The Urgency Of My Tardiness

I sit outside a cafe and read Mary Oliver on a day when for no reason at all, my hope seems to have disappeared. In her words, I find what most find, and to call it a word like respite, would be incomplete despite being true. In the words of others, I find my own voice often, and to not pay homage or credit or even a note of thanks would be terribly unfair in a world where stealing and taking someone’s art for granted is normal, and if not normal, then tolerated. I have built it all—these words, this life, this disposition—on the shoulders of giants, of people who feel larger than the very life they have so much to talk about. But then, all this serious, morbid air lifts off from around me and leaves me on the ivory table and chair amidst the pollen-infused, enthused spring foliage of the garden around the patio. I sit and read the poems, one after the other, stopping only to take a sip of my coffee and sometimes, at the rude honking of the cars right outside, on the other side of the hedge that separates the hustle of the city and my moment of calm. I sit, and I read, and then I stop and check the time.

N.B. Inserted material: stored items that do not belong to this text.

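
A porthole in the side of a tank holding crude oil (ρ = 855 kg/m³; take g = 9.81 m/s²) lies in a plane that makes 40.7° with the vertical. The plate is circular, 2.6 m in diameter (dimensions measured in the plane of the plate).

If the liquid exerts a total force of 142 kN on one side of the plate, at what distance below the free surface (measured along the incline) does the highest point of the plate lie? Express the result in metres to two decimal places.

y_top ≈ 2.91 m

γ = ρg = 855 × 9.81 / 1000 = 8.38755 kN/m³.
A = π(1.3)² = 5.30929 m².
From F = γ·h_c·A, the centroid depth is h_c = 142/(8.38755 × 5.30929) = 3.18872 m.
The plate makes 40.7° with the vertical, i.e. θ = 90° − 40.7° = 49.3° to the horizontal. Measuring y along the incline from the free-surface line, vertical depth h = y·sinθ with sinθ = 0.758134.
Along the incline, y_c = h_c/sinθ = 3.18872/0.758134 = 4.20601 m.
The centroid is at the centre, 1.3 m below the top of the plate, so the highest point sits at y_top = 4.20601 − 1.3 = 2.90601 m along the incline.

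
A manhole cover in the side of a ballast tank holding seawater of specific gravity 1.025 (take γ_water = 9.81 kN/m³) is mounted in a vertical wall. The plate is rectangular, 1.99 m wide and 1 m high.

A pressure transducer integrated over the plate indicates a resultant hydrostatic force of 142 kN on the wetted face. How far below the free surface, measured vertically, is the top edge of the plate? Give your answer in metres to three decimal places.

d_top ≈ 6.596 m

γ = 1.025 × 9.81 = 10.05525 kN/m³.
A = 1.99 × 1 = 1.99 m².
From F = γ·h_c·A, the centroid depth is h_c = 142/(10.05525 × 1.99) = 7.09647 m.
The centroid lies 1/2 = 0.5 m below the top edge, so the top edge sits at h_top = 7.09647 − 0.5 = 6.59647 m below the surface.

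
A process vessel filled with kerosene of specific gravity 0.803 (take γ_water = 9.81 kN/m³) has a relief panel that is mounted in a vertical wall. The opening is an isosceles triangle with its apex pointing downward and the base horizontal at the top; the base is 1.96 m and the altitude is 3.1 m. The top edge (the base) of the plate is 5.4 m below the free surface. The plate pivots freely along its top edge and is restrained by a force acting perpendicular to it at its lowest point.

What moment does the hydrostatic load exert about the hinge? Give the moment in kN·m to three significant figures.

M ≈ 172 kN·m

γ = 0.803 × 9.81 = 7.87743 kN/m³.
With the apex down, the centroid sits h/3 = 3.1/3 = 1.03333 m below the base (the top edge), so the centroid depth is h_c = 5.4 + 1.03333 = 6.43333 m.
A = ½ × 1.96 × 3.1 = 3.038 m².
Resultant F = γ·h_c·A = 7.87743 × 6.43333 × 3.038 = 153.96 kN.
I_c = b·h³/36 = 1.96 × 3.1³/36 = 1.62195 m⁴.
Centre of pressure: y_p = y_c + I_c/(y_c·A) = 6.43333 + 1.62195/(6.43333 × 3.038) = 6.43333 + 0.0829877 = 6.51632 m along the plane.
The resultant acts 1.03333 + 0.0829877 = 1.11632 m (along the plate) below the hinge at the top edge, so the moment about the hinge is M = F × 1.11632 = 153.96 × 1.11632 = 171.869 kN·m.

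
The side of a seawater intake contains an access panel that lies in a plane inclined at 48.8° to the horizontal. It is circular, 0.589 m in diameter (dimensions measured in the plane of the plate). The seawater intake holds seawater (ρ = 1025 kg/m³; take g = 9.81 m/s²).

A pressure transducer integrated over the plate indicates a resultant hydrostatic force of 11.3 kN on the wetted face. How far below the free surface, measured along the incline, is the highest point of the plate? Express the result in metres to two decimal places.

y_top ≈ 5.19 m

γ = ρg = 1025 × 9.81 / 1000 = 10.05525 kN/m³.
A = π(0.2945)² = 0.272471 m².
From F = γ·h_c·A, the centroid depth is h_c = 11.3/(10.05525 × 0.272471) = 4.12444 m.
Let θ = 48.8° be the plate's angle to the horizontal; measure y along the incline from where the plane meets the free surface. Vertical depth h = y·sinθ with sinθ = 0.752415.
Along the incline, y_c = h_c/sinθ = 4.12444/0.752415 = 5.4816 m.
The centroid is at the centre, 0.2945 m below the top of the plate, so the highest point sits at y_top = 5.4816 − 0.2945 = 5.1871 m along the incline.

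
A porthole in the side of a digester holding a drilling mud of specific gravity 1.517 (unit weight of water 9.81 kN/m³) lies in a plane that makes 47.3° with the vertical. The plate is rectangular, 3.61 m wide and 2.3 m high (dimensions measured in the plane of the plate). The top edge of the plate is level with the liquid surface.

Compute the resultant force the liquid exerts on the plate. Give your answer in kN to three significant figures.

F ≈ 96.4 kN

γ = 1.517 × 9.81 = 14.88177 kN/m³.
The plate makes 47.3° with the vertical, i.e. θ = 90° − 47.3° = 42.7° to the horizontal. Measuring y along the incline from the free-surface line, vertical depth h = y·sinθ with sinθ = 0.678160.
The centroid lies 2.3/2 = 1.15 m below the top edge, so y_c = 1.15 m and h_c = 1.15 × 0.678160 = 0.779884 m.
A = 3.61 × 2.3 = 8.303 m².
Resultant F = γ·h_c·A = 14.88177 × 0.779884 × 8.303 = 96.3651 kN.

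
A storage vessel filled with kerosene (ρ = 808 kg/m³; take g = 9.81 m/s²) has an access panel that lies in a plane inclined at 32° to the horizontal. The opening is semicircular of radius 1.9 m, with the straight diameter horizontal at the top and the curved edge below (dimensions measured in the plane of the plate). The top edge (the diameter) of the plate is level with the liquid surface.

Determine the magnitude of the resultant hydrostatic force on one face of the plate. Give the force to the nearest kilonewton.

γ = ρg = 808 × 9.81 / 1000 = 7.92648 kN/m³.
Let θ = 32° be the plate's angle to the horizontal; measure y along the incline from where the plane meets the free surface. Vertical depth h = y·sinθ with sinθ = 0.529919.
The centroid of a semicircle lies 4r/(3π) = 0.806385 m from the diameter, here below the top edge, so y_c = 0.806385 m and h_c = 0.806385 × 0.529919 = 0.427319 m.
A = πr²/2 = π × 1.9²/2 = 5.67057 m².
Resultant F = γ·h_c·A = 7.92648 × 0.427319 × 5.67057 = 19.207 kN.

F ≈ 19 kN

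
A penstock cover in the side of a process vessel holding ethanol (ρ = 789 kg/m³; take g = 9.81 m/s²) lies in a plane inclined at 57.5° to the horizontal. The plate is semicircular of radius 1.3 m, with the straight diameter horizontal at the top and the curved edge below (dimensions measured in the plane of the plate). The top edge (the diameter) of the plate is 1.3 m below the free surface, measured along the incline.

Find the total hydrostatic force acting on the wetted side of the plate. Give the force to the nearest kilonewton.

γ = ρg = 789 × 9.81 / 1000 = 7.74009 kN/m³.
Let θ = 57.5° be the plate's angle to the horizontal; measure y along the incline from where the plane meets the free surface. Vertical depth h = y·sinθ with sinθ = 0.843391.
The centroid of a semicircle lies 4r/(3π) = 0.551737 m from the diameter, here below the top edge, so y_c = 1.3 + 0.551737 = 1.85174 m and h_c = 1.85174 × 0.843391 = 1.56174 m.
A = πr²/2 = π × 1.3²/2 = 2.65465 m².
Resultant F = γ·h_c·A = 7.74009 × 1.56174 × 2.65465 = 32.0894 kN.

F ≈ 32 kN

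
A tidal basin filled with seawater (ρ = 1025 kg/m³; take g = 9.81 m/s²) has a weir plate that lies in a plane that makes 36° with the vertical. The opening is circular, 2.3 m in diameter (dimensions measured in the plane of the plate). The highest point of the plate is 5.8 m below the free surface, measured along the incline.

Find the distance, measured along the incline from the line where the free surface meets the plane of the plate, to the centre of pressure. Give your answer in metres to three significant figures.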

“Why are you always running?” They ask me, “Why are you always late or just on time? You should calm down and not be in this rush-filled frenzy, this urgency in your heart.”

I look at them and avoid telling them it is because I stop too much. I stop too much to think, to look around, to read a poem. My tardiness is a side-effect of my theft from all of you. All those little moments and minutes add up in the end. All the time I steal from others, I put into these very words that they sometimes (read: rarely) appreciate.

I look at them and want to tell them about this, but then, I keep it tucked under my tongue like a confession you do not make, and it remains there with all the things I do not say but think about day after day.

I wish I said some things out loud. I wish I did. I wish I could. But I have read my poems for now, and the sky is getting darker. There will be time to think about wishes and regrets.

For now, I must hurry and get back home. It seems I am late already.